Your ODM Government will:
• Address the high electricity tariffs to the manufacturing industry with a view to reducing them, thus making Kenyan goods competitive both locally and internationally.
• Encourage the participation of Independent Power Producers for generation, supply and distribution of electricity.
• Increase electricity generation capacity to 10,000 megawatts in the next 10 years to attract foreign direct investment.
• Strengthen the regulatory functions of the Electricity Regulatory Board.
• Explore and exploit geothermal resources to increase electric power generation to meet the emerging demands for electricity.
• Develop solar power stations and wind farms as renewable sources of energy.
• Reduce current system grid losses of electric power.
• Exploit the electric power resources of bagasse based cogeneration in sugar milling factories.
• Pursue oil and coal exploration to tap fossil fuels potential.
• Expand oil storage capacity to have a strategic fuel reserve and enter into bilateral trade agreements with oil exporting companies to import oil at stable and lower price.
• Exploit biomass energy resource in Kenya.

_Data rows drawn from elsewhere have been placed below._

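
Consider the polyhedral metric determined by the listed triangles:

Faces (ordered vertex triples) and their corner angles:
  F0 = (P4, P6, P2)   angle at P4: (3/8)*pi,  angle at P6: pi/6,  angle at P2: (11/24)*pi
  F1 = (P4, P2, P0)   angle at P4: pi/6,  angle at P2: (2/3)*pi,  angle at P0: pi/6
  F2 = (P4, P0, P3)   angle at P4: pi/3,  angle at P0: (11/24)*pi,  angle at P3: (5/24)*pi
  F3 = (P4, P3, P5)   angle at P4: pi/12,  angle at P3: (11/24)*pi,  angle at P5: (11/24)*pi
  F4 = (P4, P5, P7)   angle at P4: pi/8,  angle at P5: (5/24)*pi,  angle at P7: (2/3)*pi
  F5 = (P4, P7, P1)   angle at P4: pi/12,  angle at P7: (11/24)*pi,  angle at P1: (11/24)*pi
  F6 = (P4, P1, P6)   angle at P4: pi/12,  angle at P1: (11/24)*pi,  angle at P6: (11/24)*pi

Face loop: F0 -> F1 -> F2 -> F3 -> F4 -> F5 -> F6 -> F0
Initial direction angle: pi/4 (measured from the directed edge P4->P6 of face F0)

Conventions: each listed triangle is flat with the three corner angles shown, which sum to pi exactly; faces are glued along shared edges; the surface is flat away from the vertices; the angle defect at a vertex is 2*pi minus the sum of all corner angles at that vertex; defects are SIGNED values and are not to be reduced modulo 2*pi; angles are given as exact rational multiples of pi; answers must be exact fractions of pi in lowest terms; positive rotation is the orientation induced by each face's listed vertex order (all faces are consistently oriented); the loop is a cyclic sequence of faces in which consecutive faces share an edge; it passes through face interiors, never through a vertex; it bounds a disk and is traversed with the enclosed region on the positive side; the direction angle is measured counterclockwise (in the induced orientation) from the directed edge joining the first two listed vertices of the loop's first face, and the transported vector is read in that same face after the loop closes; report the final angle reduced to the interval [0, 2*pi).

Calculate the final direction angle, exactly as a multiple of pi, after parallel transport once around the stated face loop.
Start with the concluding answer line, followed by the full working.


Answer: final direction angle = pi

enclosed vertex P4: corner angles sum to (5/4)*pi, defect = 2*pi - (5/4)*pi = (3/4)*pi
adding the enclosed defects to the starting angle (mod 2*pi, induced orientation) gives the holonomy
final angle = pi/4 + (3/4)*pi = pi (mod 2*pi)


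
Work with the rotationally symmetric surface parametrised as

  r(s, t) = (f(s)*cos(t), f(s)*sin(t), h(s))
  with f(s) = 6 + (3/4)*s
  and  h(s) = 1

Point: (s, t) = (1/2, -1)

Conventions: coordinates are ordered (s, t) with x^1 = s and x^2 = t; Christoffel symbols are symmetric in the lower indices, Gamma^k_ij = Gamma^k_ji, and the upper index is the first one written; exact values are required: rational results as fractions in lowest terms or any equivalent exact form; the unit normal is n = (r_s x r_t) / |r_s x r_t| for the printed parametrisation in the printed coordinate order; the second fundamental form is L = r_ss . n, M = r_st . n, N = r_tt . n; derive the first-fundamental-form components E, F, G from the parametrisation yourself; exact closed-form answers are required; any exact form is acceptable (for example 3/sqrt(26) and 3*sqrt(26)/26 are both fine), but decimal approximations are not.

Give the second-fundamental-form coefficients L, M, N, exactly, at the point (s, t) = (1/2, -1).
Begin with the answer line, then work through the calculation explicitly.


Answer: L = 0, M = 0, N = 0

f = 51/8, f' = 3/4, f'' = 0, h' = 0, h'' = 0
E = 9/16, F = 0, G = 2601/64; answer radicand W^2 = 9/16
unnormalised second-form numerators: l = 0, m = 0, n = 0; L = l/sqrt(9/16), and similarly M = m/sqrt(W^2), N = n/sqrt(W^2)


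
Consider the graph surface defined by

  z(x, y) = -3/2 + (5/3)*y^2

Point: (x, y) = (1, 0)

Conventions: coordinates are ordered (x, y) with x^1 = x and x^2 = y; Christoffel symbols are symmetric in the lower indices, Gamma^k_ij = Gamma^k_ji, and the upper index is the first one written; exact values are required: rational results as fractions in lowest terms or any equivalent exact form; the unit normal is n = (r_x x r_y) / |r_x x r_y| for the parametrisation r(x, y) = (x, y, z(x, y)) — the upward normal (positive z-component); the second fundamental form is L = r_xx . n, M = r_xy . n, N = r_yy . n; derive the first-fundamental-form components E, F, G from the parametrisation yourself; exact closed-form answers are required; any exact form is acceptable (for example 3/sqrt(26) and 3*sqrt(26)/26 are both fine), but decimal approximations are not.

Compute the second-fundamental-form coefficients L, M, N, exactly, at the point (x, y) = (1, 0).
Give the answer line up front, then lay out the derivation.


Answer: L = 0, M = 0, N = 10/3

z_x = 0, z_y = 0, z_xx = 0, z_xy = 0, z_yy = 10/3
E = 1, F = 0, G = 1; answer radicand W^2 = 1
unnormalised second-form numerators: l = 0, m = 0, n = 10/3; L = l/sqrt(1), and similarly M = m/sqrt(W^2), N = n/sqrt(W^2)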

• Establish a national centre of excellence in renewable energy as a priority.
• Develop a regional power pool and a supporting domestic electricity industry structure.
• Expand rural electrification penetration through sufficient allocation of public resources.
• Divest government interests in oil refining and marketing and in the Kenyan Pipeline Company.
• Construct the necessary Liquefied Petroleum Gas infrastructure to increase consumption.
• Ensure that domestic production of motor fuels meet international quality standards.
Urban Infrastructure and Urban Development
The Challenges:
Urbanisation in Kenya has been growing rapidly since independence. However, the high rate of urbanisation has not been met with commensurate urban infrastructure and services, most notably urban transport infrastructure (roads, railroad, and
pedestrian thoroughfares).
Our Commitments:
We will undertake construction of roads in cities and principal towns through a mix of Labour-Based Hand-Packed-Stone and machine based methods to create jobs for the youth and spur real and sustainable growth.
We will undertake a comprehensive and integrated urban passenger transport system.
Your ODM Government will:
• Institute traffic management strategies to reduce travel time and cost of transport.
• Provide transport infrastructure facilities such as parking bays.
• Complete the construction of missing road-links in Nairobi City and other cities to provide efficient transport infrastructure and service connectivity.